The Tea Party promised freedom from government but it hasn’t exactly delivered on its promise. Tea Party favorite Rick Scott, Governor of Florida, wanted to require all welfare recipients in the state to submit urine samples to make sure they weren’t abusing drugs (presumably because, in his mind, if you’re on welfare you’re likely a drug addict). Turns out there’s a little problem with that plan, and it’s called the United States Constitution:
In a blistering 37-page opinion (PDF) issued late Monday night, federal court Judge Mary Scriven put a halt to the tea-party Republican’s marquee plan, concluding that “the wholesale, suspicionless drug testing of all applicants” for Florida’s Temporary Assistance for Needy Families (TANF) constituted an unreasonable search in violation of the 4th Amendment.

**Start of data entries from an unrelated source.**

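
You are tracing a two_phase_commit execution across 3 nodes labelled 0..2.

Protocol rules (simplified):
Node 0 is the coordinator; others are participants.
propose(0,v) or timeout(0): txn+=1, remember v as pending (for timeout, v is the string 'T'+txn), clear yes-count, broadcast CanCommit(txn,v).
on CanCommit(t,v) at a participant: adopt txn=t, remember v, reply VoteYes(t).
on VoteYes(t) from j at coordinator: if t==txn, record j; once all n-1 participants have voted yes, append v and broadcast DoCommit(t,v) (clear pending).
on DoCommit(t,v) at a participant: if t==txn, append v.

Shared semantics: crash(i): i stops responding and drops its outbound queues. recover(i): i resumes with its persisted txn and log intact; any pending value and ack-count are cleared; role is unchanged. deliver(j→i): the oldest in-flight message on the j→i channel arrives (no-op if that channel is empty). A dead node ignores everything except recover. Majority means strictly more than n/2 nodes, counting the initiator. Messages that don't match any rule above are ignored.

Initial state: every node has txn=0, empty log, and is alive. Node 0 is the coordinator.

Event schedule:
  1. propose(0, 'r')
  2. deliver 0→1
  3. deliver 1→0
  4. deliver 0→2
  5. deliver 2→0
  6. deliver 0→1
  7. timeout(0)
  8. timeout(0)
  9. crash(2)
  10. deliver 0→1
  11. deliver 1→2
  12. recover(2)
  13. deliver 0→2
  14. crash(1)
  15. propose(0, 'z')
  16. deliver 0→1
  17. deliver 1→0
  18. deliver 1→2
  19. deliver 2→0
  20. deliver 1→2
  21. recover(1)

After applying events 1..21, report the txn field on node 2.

1

e1 propose(0,'r'): 0[coor,t=1,-]
e2 deliver 0→1: 1[part,t=1,-]
e3 deliver 1→0: ·
e4 deliver 0→2: 2[part,t=1,-]
e5 deliver 2→0: 0[coor,t=1,r]
e6 deliver 0→1: 1[part,t=1,r]
e7 timeout(0): 0[coor,t=2,r]
e8 timeout(0): 0[coor,t=3,r]
e9 crash(2): 2[✗part,t=1,-]
e10 deliver 0→1: 1[part,t=2,r]
e11 deliver 1→2: ·
e12 recover(2): 2[part,t=1,-]
e13 deliver 0→2: 2[part,t=1,r]
e14 crash(1): 1[✗part,t=2,r]
e15 propose(0,'z'): 0[coor,t=4,r]
e16 deliver 0→1: ·
e17 deliver 1→0: ·
e18 deliver 1→2: ·
e19 deliver 2→0: ·
e20 deliver 1→2: ·
e21 recover(1): 1[part,t=2,r]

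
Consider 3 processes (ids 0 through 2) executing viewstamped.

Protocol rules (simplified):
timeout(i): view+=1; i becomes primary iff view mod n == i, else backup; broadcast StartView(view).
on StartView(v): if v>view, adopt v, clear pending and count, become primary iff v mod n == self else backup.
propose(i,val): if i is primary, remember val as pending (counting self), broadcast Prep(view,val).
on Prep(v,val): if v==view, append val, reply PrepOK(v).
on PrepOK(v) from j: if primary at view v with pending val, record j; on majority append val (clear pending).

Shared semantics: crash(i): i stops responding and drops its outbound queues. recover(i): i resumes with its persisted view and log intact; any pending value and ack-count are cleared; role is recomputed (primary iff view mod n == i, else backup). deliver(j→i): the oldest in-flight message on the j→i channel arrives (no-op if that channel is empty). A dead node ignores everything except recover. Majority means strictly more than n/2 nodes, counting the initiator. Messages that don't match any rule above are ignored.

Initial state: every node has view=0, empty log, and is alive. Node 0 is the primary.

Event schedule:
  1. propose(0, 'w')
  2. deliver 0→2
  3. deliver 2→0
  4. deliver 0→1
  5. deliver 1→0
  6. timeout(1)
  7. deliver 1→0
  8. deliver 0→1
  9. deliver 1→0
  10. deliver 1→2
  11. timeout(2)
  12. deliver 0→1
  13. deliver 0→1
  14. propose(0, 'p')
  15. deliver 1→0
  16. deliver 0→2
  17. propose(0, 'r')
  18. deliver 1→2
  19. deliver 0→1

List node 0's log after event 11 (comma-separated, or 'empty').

w

e1 propose(0,'w'): ·
e2 deliver 0→2: 2[back,v=0,w]
e3 deliver 2→0: 0[prim,v=0,w]
e4 deliver 0→1: 1[back,v=0,w]
e5 deliver 1→0: ·
e6 timeout(1): 1[prim,v=1,w]
e7 deliver 1→0: 0[back,v=1,w]
e8 deliver 0→1: ·
e9 deliver 1→0: ·
e10 deliver 1→2: 2[back,v=1,w]
e11 timeout(2): 2[prim,v=2,w]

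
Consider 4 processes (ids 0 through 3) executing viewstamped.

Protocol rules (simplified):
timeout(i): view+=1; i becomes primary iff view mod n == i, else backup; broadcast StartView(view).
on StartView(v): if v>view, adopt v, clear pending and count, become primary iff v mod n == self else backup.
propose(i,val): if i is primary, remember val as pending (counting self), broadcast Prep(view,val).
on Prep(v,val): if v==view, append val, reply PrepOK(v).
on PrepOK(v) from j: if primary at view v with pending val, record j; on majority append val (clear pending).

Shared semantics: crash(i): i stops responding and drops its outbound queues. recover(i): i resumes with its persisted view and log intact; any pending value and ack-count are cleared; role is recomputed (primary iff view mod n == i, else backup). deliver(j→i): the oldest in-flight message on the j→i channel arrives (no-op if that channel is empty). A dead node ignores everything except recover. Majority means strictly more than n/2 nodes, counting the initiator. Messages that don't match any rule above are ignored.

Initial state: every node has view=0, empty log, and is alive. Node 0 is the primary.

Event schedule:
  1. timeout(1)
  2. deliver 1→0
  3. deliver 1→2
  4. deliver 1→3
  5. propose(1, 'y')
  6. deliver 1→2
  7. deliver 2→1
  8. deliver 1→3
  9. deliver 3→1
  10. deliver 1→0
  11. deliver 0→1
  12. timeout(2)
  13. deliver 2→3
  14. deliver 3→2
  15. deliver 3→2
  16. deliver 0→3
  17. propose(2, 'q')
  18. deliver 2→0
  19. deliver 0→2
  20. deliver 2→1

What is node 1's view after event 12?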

It’s just the latest setback for Scott, who’s recently come under fire for pooh-poohing non-business majors, collecting cut-rate health insurance, cutting support to the disabled, building himself a military hall-of-fame, and imploding on a live cable news show.

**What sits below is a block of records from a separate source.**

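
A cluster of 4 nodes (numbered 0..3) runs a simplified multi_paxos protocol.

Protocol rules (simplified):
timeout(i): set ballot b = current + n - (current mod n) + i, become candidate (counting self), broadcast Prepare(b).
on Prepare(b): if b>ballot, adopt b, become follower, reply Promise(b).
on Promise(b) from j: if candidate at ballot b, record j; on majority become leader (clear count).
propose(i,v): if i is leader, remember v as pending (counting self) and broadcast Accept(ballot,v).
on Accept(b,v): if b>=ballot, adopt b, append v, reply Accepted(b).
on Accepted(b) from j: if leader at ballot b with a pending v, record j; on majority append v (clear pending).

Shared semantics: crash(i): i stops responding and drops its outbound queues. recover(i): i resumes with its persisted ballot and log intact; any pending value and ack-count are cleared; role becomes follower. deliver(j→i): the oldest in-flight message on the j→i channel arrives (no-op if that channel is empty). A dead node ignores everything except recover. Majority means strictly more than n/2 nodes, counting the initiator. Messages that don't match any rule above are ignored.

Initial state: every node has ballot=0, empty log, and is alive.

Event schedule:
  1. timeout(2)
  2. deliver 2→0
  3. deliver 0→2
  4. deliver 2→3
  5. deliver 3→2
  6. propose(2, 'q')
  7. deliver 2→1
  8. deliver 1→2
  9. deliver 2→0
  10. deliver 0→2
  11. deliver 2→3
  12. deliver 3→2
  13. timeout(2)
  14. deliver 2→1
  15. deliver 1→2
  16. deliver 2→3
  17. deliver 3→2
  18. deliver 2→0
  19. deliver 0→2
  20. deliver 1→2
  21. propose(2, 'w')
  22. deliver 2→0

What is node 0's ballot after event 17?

after 1 — timeout(2): n2:cand/b6/[-]
after 2 — deliver 2→0: n0:foll/b6/[-]
after 3 — deliver 0→2: ·
after 4 — deliver 2→3: n3:foll/b6/[-]
after 5 — deliver 3→2: n2:lead/b6/[-]
after 6 — propose(2,'q'): ·
after 7 — deliver 2→1: n1:foll/b6/[-]
after 8 — deliver 1→2: ·
after 9 — deliver 2→0: n0:foll/b6/[q]
after 10 — deliver 0→2: ·
after 11 — deliver 2→3: n3:foll/b6/[q]
after 12 — deliver 3→2: n2:lead/b6/[q]
after 13 — timeout(2): n2:cand/b10/[q]
after 14 — deliver 2→1: n1:foll/b6/[q]
after 15 — deliver 1→2: ·
after 16 — deliver 2→3: n3:foll/b10/[q]
after 17 — deliver 3→2: ·

6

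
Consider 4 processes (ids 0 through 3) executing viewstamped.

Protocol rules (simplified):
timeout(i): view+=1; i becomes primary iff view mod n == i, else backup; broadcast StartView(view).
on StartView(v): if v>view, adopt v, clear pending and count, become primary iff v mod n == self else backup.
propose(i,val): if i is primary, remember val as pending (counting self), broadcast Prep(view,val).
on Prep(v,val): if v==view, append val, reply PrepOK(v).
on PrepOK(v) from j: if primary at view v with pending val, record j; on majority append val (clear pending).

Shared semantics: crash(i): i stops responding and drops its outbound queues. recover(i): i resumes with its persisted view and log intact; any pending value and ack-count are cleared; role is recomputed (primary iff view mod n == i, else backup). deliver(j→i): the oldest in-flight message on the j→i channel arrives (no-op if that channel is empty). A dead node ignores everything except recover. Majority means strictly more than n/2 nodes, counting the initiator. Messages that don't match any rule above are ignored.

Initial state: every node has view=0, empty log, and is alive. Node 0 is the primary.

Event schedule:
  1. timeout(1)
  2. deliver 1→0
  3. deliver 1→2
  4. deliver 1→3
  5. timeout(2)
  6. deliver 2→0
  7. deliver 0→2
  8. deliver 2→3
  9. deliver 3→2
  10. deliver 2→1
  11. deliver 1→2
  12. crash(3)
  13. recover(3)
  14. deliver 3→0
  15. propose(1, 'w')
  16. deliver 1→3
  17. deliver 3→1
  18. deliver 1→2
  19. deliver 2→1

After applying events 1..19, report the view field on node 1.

e1 timeout(1): 1[prim,v=1,-]
e2 deliver 1→0: 0[back,v=1,-]
e3 deliver 1→2: 2[back,v=1,-]
e4 deliver 1→3: 3[back,v=1,-]
e5 timeout(2): 2[prim,v=2,-]
e6 deliver 2→0: 0[back,v=2,-]
e7 deliver 0→2: ·
e8 deliver 2→3: 3[back,v=2,-]
e9 deliver 3→2: ·
e10 deliver 2→1: 1[back,v=2,-]
e11 deliver 1→2: ·
e12 crash(3): 3[✗back,v=2,-]
e13 recover(3): 3[back,v=2,-]
e14 deliver 3→0: ·
e15 propose(1,'w'): ·
e16 deliver 1→3: ·
e17 deliver 3→1: ·
e18 deliver 1→2: ·
e19 deliver 2→1: ·

2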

“Though the State speaks in generalities about the ‘public health risk, as well as the crime risk, associated with drugs’ being ‘beyond dispute,’ it provides no concrete evidence that those risks are any more present in TANF applicants than in the greater population,” Scriven wrote in her ruling against Florida’s government. “It is not enough to simply recite a governmental interest without any evidence of a concrete threat that would be mitigated through drug testing.”
The state ACLU and the Florida Justice Institute filed the suit on behalf of one Luis Lebron, who refused to pay for the $10-to-$82 urinalysis that would have proven that he was drug-free.
The Tea Party never believed in individual freedom – it believed in the freedom of a certain subset of individuals (aka the Tea Party) to legislate their interests/beliefs on the rest of us.